By Jonathan Friedman
February 24, 2015--Much-needed renovations for Santa Monica High School (Samohi) could be one step closer to happening after the Board of Education tentatively supported allocating nearly half the $385 million Measure ES bond for projects at the school.
The majority of the board supported the staff recommendation of allocating $180 million toward Samohi. An official vote is expected to take place March 5.
The determination of which specific projects at Samohi and other schools would be funded could happen later this year. One board member estimated $180 million could cover two to three major Samohi projects.
Several parents addressed the board about the Samohi campus that one person called “aging and substandard.” Another parent said the bathrooms are in such a bad state, her son will not use them despite frequently spending 12 consecutive hours on the campus.
“I don’t know how he does it,” she said. “You should see how long he stays in the bathroom when he gets home.”
Former Samohi PTA President Debbie Mulvaney said, “Samohi is often under-appreciated and under-valued because of what it looks like, because of the state of disrepair. We need to make the outward expression of Samohi match the amazing learning that goes inside.”
Long-time education activist Shari Davis added, “If we were to give every citizen of Santa Monica a detailed tour of Samohi, we’d have a lot of people scratching their heads and wondering incredulously why we haven’t done more to foster an adequate learning environment for the 80 percent of students in our district who matriculate to Samohi.”
No school board member wanted to allocate less than $180 million to Samohi, but Oscar de la Torre and Richard Tahvildaran-Jesswein said the amount should be $200 million.
Others said it would be premature to raise the amount until the needs at other district schools were assessed.
“Sitting up here, it seems a little irresponsible to say we’re going to leave almost nothing to address the needs we’ve been hearing about for a long time [at other schools],” Board President Laurie Lieberman said.
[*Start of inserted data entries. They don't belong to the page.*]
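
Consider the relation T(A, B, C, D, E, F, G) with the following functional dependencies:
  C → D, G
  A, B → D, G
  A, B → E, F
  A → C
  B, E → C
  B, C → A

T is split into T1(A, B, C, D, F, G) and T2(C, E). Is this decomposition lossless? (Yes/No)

No

T1 ∩ T2 = {C}; its closure under F is {C, D, G}.
T1 ⊄ {C, D, G} and T2 ⊄ {C, D, G}, so the split is lossy.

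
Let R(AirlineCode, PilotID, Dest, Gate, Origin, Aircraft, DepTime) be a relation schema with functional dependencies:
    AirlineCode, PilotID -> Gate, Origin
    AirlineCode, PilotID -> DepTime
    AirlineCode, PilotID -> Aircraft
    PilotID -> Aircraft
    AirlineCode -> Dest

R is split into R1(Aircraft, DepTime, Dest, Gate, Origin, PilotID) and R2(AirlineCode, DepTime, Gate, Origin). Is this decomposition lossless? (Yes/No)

No

R1 ∩ R2 = {DepTime, Gate, Origin}; its closure under F is {DepTime, Gate, Origin}.
The closure covers neither R1 nor R2 entirely; the join is not lossless.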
The board in October dedicated $35 million of the bond money to “technology projects” throughout the district, including “infrastructure, SBAC devices, 21st century classroom components, library upgrades, expanded computer labs, and staff development,” according to a staff report.
An additional $77 million is required to cover projects in Malibu because of the language of the resolution that created the bond measure, which was approved by district voters in the November 2012 election.
Nearly $94 million of the bond money has not been allocated. Some of that money is expected to cover projects funded through the previous Measure BB bond. There is an estimated $30 million shortfall on the BB projects.
It has not been determined how the remainder of the money would be used. Since Measure ES was a facilities improvement bond proposal, none of the money could be used to cover staff salaries.